The consistent debate on AI and its effects on our daily lives remains prevalent amongst society just as much, if not more, than when Chat GPT first launched its ability to rewrite your grocery list in a more calm and direct manner. This proves that even as time goes on, AI’s integration into our existence will never be “old news”. The real question on everyone’s mind still remains: Is AI a good idea?
There are the obvious pros to AI that you’ve likely already been exposed to through commercials and articles in favor of AI. It can explain technology to your grandmother while you’re busy at work and can’t find the time, or it can tell the difference between an intruder in your home or your cat. It also creates a world where certain services, like chatbots for customer service, are available 24/7 and do not need human labor.
But then the “positives” quickly become less and less. Let’s take Google’s AI Overview for example. Sure, it’s nice that it gives a summary of your question without you having to click on numerous websites, but how great is a tool that’s notorious for giving wrong answers?
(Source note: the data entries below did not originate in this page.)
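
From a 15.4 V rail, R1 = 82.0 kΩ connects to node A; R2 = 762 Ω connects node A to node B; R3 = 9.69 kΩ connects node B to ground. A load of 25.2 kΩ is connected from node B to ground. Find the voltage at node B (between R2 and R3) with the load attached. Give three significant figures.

V ≈ 1.20 V

At node B, R3 is in parallel with the load: R3‖R_L = 6999 Ω.
Below node A the resistance is R2 + (R3‖R_L) = 7761 Ω, so V_A = 15.4 × 7761/89760 = 1.331 V.
Then V_B = V_A × (R3‖R_L)/(R2 + R3‖R_L) = 1.331 × 6999/7761 = 1.20 V.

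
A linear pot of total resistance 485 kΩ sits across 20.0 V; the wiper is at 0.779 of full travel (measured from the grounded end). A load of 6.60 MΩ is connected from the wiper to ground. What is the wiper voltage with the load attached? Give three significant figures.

V ≈ 15.4 V

The wiper splits the pot into (1−α)R = 107.2 kΩ above and αR = 377.8 kΩ below.
Lower section ‖ load = 357.4 kΩ.
V_wiper = 20.0 × 357.4/(107.2 + 357.4) = 15.4 V.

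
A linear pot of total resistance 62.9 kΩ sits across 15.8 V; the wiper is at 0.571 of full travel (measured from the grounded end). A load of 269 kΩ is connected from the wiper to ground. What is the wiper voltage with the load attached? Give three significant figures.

The wiper splits the pot into (1−α)R = 26.98 kΩ above and αR = 35.92 kΩ below.
Lower section ‖ load = 31.69 kΩ.
V_wiper = 15.8 × 31.69/(26.98 + 31.69) = 8.53 V.

V ≈ 8.53 V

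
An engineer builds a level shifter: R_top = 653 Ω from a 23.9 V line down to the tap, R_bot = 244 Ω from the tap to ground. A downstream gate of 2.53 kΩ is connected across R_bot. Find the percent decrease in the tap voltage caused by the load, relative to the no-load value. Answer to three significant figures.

6.56 %

The divider's output (Thévenin) resistance is R_top‖R_bot = 177.6 Ω.
Fractional drop under load = R_th/(R_th + R_L) = 177.6 / (177.6 + 2530) = 0.06560.
So the output falls by 6.56 %.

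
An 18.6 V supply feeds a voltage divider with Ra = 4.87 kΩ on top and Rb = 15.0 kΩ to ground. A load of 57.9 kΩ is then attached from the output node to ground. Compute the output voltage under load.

The load sits in parallel with Rb: Rb‖R_L = (15.0 × 57.9) / (15.0 + 57.9) = 11.91 kΩ.
V_out = 18.6 × 11.91 / (4.87 + 11.91) = 18.6 × 11.91/16.78 = 13.2 V.
(Unloaded it would have been 14.0 V.)

V_out ≈ 13.2 V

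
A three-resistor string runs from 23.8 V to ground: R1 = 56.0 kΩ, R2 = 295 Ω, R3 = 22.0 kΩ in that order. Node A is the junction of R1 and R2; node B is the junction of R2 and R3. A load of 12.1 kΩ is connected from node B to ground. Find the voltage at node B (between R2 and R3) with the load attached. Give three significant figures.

At node B, R3 is in parallel with the load: R3‖R_L = 7806 Ω.
Below node A the resistance is R2 + (R3‖R_L) = 8101 Ω, so V_A = 23.8 × 8101/64100 = 3.008 V.
Then V_B = V_A × (R3‖R_L)/(R2 + R3‖R_L) = 3.008 × 7806/8101 = 2.90 V.

V ≈ 2.90 V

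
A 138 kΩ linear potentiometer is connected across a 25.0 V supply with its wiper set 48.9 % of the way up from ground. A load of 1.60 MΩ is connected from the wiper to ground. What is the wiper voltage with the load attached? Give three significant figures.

V ≈ 12.0 V

The wiper splits the pot into (1−α)R = 70.52 kΩ above and αR = 67.48 kΩ below.
Lower section ‖ load = 64.75 kΩ.
V_wiper = 25.0 × 64.75/(70.52 + 64.75) = 12.0 V.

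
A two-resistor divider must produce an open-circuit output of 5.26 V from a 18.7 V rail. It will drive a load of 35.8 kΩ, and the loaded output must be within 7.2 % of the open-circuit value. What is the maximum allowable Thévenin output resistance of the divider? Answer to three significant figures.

R_th ≤ 2.78 kΩ

Loading drop = R_th/(R_th + R_L) ≤ 0.0720, so R_th ≤ R_L · ε/(1−ε) = 35.8 kΩ × 0.0720/0.9280 = 2.78 kΩ.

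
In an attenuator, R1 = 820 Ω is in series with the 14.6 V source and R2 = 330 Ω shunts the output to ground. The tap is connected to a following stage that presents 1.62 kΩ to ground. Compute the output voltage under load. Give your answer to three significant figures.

The load sits in parallel with R2: R2‖R_L = (330 × 1620) / (330 + 1620) = 274.2 Ω.
V_out = 14.6 × 274.2 / (820 + 274.2) = 14.6 × 274.2/1094 = 3.66 V.

V_out ≈ 3.66 V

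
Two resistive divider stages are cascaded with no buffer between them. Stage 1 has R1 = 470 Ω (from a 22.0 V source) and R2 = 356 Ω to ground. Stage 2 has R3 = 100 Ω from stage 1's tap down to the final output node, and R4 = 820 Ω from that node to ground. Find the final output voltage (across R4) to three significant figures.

V_out ≈ 6.93 V

Stage 2 presents R3+R4 = 920.0 Ω as a load on stage 1's tap.
Stage 1's lower leg becomes R2‖(R3+R4) = 256.7 Ω, so V_mid = 22.0 × 256.7/726.7 = 7.771 V.
Stage 2 is itself unloaded: V_out = V_mid × R4/(R3+R4) = 7.771 × 820/920.0 = 6.93 V.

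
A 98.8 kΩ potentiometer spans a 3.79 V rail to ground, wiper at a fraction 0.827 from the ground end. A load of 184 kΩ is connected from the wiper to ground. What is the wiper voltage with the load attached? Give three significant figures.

The wiper splits the pot into (1−α)R = 17.09 kΩ above and αR = 81.71 kΩ below.
Lower section ‖ load = 56.58 kΩ.
V_wiper = 3.79 × 56.58/(17.09 + 56.58) = 2.91 V.

V ≈ 2.91 V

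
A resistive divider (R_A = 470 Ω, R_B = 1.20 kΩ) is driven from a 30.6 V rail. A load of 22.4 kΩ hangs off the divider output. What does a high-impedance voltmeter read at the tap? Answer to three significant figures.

The load sits in parallel with R_B: R_B‖R_L = (1200 × 22400) / (1200 + 22400) = 1139 Ω.
V_out = 30.6 × 1139 / (470 + 1139) = 30.6 × 1139/1609 = 21.7 V.

V_out ≈ 21.7 V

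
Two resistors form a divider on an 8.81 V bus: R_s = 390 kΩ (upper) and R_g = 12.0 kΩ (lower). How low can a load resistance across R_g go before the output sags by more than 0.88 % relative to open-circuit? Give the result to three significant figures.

Output resistance R_th = R_s‖R_g = (390 × 12.0)/402.0 = 11.64 kΩ.
The fractional drop is R_th/(R_th + R_L); requiring this ≤ 0.00880 gives R_L ≥ R_th(1/0.00880 − 1) = 11.64 × 112.6 = 1.31 MΩ.

R_L(min) ≈ 1.31 MΩ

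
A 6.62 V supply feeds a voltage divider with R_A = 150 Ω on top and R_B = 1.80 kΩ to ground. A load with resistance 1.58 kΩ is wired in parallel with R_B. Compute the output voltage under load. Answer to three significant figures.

The load sits in parallel with R_B: R_B‖R_L = (1800 × 1580) / (1800 + 1580) = 841.4 Ω.
V_out = 6.62 × 841.4 / (150 + 841.4) = 6.62 × 841.4/991.4 = 5.62 V.

V_out ≈ 5.62 V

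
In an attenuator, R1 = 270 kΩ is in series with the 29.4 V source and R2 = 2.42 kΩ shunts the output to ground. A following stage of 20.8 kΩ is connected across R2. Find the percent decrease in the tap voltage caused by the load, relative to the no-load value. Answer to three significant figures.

10.3 %

Unloaded V = 29.4 × 2.42/272.4 = 0.26117 V.
Loaded: R2‖R_L = 2.168 kΩ, giving V = 29.4 × 2.168/272.2 = 0.23417 V.
Drop = (0.26117 − 0.23417) / 0.26117 = 10.3 %.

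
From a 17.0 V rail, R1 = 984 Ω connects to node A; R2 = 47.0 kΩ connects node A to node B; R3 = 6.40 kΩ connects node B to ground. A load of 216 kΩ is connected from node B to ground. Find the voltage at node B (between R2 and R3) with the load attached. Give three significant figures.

At node B, R3 is in parallel with the load: R3‖R_L = 6216 Ω.
Below node A the resistance is R2 + (R3‖R_L) = 53220 Ω, so V_A = 17.0 × 53220/54200 = 16.69 V.
Then V_B = V_A × (R3‖R_L)/(R2 + R3‖R_L) = 16.69 × 6216/53220 = 1.95 V.

V ≈ 1.95 V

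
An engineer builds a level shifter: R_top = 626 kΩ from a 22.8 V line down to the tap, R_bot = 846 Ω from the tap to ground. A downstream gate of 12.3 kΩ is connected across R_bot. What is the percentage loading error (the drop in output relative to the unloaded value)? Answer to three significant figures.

6.43 %

The divider's output (Thévenin) resistance is R_top‖R_bot = 844.9 Ω.
Fractional drop under load = R_th/(R_th + R_L) = 844.9 / (844.9 + 12300) = 0.06427.
So the output falls by 6.43 %.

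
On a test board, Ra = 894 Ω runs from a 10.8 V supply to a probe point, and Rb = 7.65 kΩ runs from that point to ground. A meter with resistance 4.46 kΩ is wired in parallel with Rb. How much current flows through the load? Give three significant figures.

Rb‖R_L = 2817 Ω; V_out = 10.8 × 2817/3711 = 8.199 V.
I_L = V_out / R_L = 8.199 / 4.46 kΩ = 1.84 mA.

I_L ≈ 1.84 mA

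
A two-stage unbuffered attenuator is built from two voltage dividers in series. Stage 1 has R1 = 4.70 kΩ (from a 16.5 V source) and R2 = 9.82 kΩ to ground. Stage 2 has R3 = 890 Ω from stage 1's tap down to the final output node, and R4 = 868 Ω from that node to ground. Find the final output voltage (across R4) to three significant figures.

V_out ≈ 1.96 V

Stage 2 presents R3+R4 = 1758 Ω as a load on stage 1's tap.
Stage 1's lower leg becomes R2‖(R3+R4) = 1491 Ω, so V_mid = 16.5 × 1491/6191 = 3.974 V.
Stage 2 is itself unloaded: V_out = V_mid × R4/(R3+R4) = 3.974 × 868/1758 = 1.96 V.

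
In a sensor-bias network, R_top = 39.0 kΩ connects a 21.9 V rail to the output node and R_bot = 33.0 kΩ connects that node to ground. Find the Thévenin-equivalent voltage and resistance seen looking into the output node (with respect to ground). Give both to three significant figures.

V_th is the open-circuit tap voltage: 21.9 × 33.0/(39.0 + 33.0) = 10.0 V.
With the supply zeroed, R_top and R_bot appear in parallel from the tap: R_th = R_top‖R_bot = (39.0 × 33.0)/72.00 = 17.9 kΩ.

V_th = 10.0 V, R_th = 17.9 kΩ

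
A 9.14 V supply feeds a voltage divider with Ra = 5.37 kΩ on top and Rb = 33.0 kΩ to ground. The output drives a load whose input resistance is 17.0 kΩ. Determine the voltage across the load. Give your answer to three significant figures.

The load sits in parallel with Rb: Rb‖R_L = (33.0 × 17.0) / (33.0 + 17.0) = 11.22 kΩ.
V_out = 9.14 × 11.22 / (5.37 + 11.22) = 9.14 × 11.22/16.59 = 6.18 V.
(Unloaded it would have been 7.86 V.)

V_out ≈ 6.18 V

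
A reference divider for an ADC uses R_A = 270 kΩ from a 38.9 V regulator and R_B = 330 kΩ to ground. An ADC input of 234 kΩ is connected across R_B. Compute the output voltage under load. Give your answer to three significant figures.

The load sits in parallel with R_B: R_B‖R_L = (330 × 234) / (330 + 234) = 136.9 kΩ.
V_out = 38.9 × 136.9 / (270 + 136.9) = 38.9 × 136.9/406.9 = 13.1 V.
(Unloaded it would have been 21.4 V.)

V_out ≈ 13.1 V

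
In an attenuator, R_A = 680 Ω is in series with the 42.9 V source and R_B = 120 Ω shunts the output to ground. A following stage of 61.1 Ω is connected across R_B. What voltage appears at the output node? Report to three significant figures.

V_out ≈ 2.41 V

The load sits in parallel with R_B: R_B‖R_L = (120 × 61.1) / (120 + 61.1) = 40.49 Ω.
V_out = 42.9 × 40.49 / (680 + 40.49) = 42.9 × 40.49/720.5 = 2.41 V.
(Unloaded it would have been 6.43 V.)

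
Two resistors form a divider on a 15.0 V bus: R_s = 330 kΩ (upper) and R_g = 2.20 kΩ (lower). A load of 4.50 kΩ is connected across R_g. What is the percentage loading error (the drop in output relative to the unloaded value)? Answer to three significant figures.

32.7 %

The divider's output (Thévenin) resistance is R_s‖R_g = 2.185 kΩ.
Fractional drop under load = R_th/(R_th + R_L) = 2.185 / (2.185 + 4.50) = 0.3269.
So the output falls by 32.7 %.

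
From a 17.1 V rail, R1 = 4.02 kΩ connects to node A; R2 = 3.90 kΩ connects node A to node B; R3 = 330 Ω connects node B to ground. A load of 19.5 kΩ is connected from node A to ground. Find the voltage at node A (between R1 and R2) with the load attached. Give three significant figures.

Below node A the series string R2+R3 = 4230 Ω sits in parallel with the 19500 Ω load: 3476 Ω.
V_A = 17.1 × 3476/(4020 + 3476) = 7.93 V.

V ≈ 7.93 V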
Surely everyone is familiar with the viral instance of when AI Overview recommended that pregnant women eat five rocks a day, taking information from The Onion, a well-known satirical newspaper. Here, we meet another issue that I see only a few academics touching on: Plagiarism. Google’s AI tool took information directly from The Onion without citing it. All my life, from every teacher I met, I was taught over and over to always cite my sources. Plagiarism was a huge deal in all of my schools. “It can get you kicked out of college,” I was told many times. Why on earth we continue to refuse to hold corporations accountable in the same way we do to regular civilizations is beyond me, but that’s a discussion for another day.
This all pertains to our society as a whole, but let’s take a magnifying glass and look at PC’s population specifically considering the epidemic that is AI usage. Every professor acknowledges AI, either forbidding it or outlining how it may be used in their classroom. Most teachers choose the first path, explaining to their students in their syllabus that no AI is to be used whatsoever and any violation of this rule will end in failure. The teachers who are pro-AI claim it’s a tool that can help students further their work, but the most that AI-using students do isn’t anything other than using a prompt and then copy and pasting the answer. There is no critical thinking involved whatsoever. I understand those teachers, however. They do not want the hassle of arguing with students who use AI behind their back, so they choose to accept it. I must say, despite all of this, that allowing AI will never be the answer. At the end of the day, AI removes the beauty of academics. The desire to learn is not as courageous nor respectable if nobody is willing to put in any work.